Students wishing to take the Graduate Record Exam after 2011 will face changes in its content and grading scale.
The Educational Testing Service, which administers the G.R.E., called the changes "the largest revisions" in the history of the test. It was announced at the annual meeting with the Council of Graduate Schools last Friday.
The exam will still include sections on verbal reasoning, quantitative reasoning and analytical writing, but each section will be revised, according to its Web site.
"The changes were made to make a better prediction of student success in the graduate program," said Jonathan Cumming, assistant vice president for graduate education at West Virginia University.
The Educational Testing Service changed the verbal section to be more logical-reasoning based than memorization, Cumming said.
"It will be a better indicator of a student's ability to use logic instead of forcing them to memorize vocabulary," he siad.
Sophomore English and secondary education major Anna Jo Morris agreed.
"Even if you can't memorize specific details, you can use logic to come to an acceptable answer," she said.
The biggest difference is prompts on the G.R.E. will be more focused than before, said David G. Payne, head of the G.R.E. program for the testing services, in The New York Times.
"Meaning that our human raters will know unambiguously that the answer was written in response to the question, not memorized," Payne said.
The G.R.E. currently has a 200-point to 800-point scoring scale with 10-point increments.
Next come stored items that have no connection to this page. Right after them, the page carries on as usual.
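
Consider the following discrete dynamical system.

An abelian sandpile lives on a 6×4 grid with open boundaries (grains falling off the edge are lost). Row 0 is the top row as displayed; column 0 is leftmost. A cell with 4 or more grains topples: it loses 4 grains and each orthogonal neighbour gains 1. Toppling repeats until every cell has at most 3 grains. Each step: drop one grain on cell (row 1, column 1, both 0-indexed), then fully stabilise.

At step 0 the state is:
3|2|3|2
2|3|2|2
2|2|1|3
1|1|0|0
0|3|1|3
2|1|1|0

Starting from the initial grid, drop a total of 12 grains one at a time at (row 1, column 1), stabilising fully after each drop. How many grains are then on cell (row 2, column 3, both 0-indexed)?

1

0) 3|2|3|2
2|3|2|2
2|2|1|3
1|1|0|0
0|3|1|3
2|1|1|0
1) 3|3|3|2
3|0|3|2
2|3|1|3
1|1|0|0
0|3|1|3
2|1|1|0
2) 3|3|3|2
3|1|3|2
2|3|1|3
1|1|0|0
0|3|1|3
2|1|1|0
3) 3|3|3|2
3|2|3|2
2|3|1|3
1|1|0|0
0|3|1|3
2|1|1|0
4) 3|3|3|2
3|3|3|2
2|3|1|3
1|1|0|0
0|3|1|3
2|1|1|0
5) 1|3|1|3
3|0|2|3
0|2|3|3
2|2|0|0
0|3|1|3
2|1|1|0
6) 1|3|1|3
3|1|2|3
0|2|3|3
2|2|0|0
0|3|1|3
2|1|1|0
7) 1|3|1|3
3|2|2|3
0|2|3|3
2|2|0|0
0|3|1|3
2|1|1|0
8) 1|3|1|3
3|3|2|3
0|2|3|3
2|2|0|0
0|3|1|3
2|1|1|0
9) 3|0|2|3
0|2|3|3
1|3|3|3
2|2|0|0
0|3|1|3
2|1|1|0
10) 3|0|2|3
0|3|3|3
1|3|3|3
2|2|0|0
0|3|1|3
2|1|1|0
11) 3|2|0|1
1|2|3|2
2|1|2|1
2|3|1|1
0|3|1|3
2|1|1|0
12) 3|2|0|1
1|3|3|2
2|1|2|1
2|3|1|1
0|3|1|3
2|1|1|0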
Beginning in 2011, the test will be graded on a scale of 130 points to 170 points with one-point increments.
More than 600,000 prospective graduate school applicants from approximately 230 countries take the G.R.E. General Test each year, according to its Web site.
Applicants come from varying educational backgrounds and countries, and the G.R.E. General Test provides the only common measure for comparing their qualifications.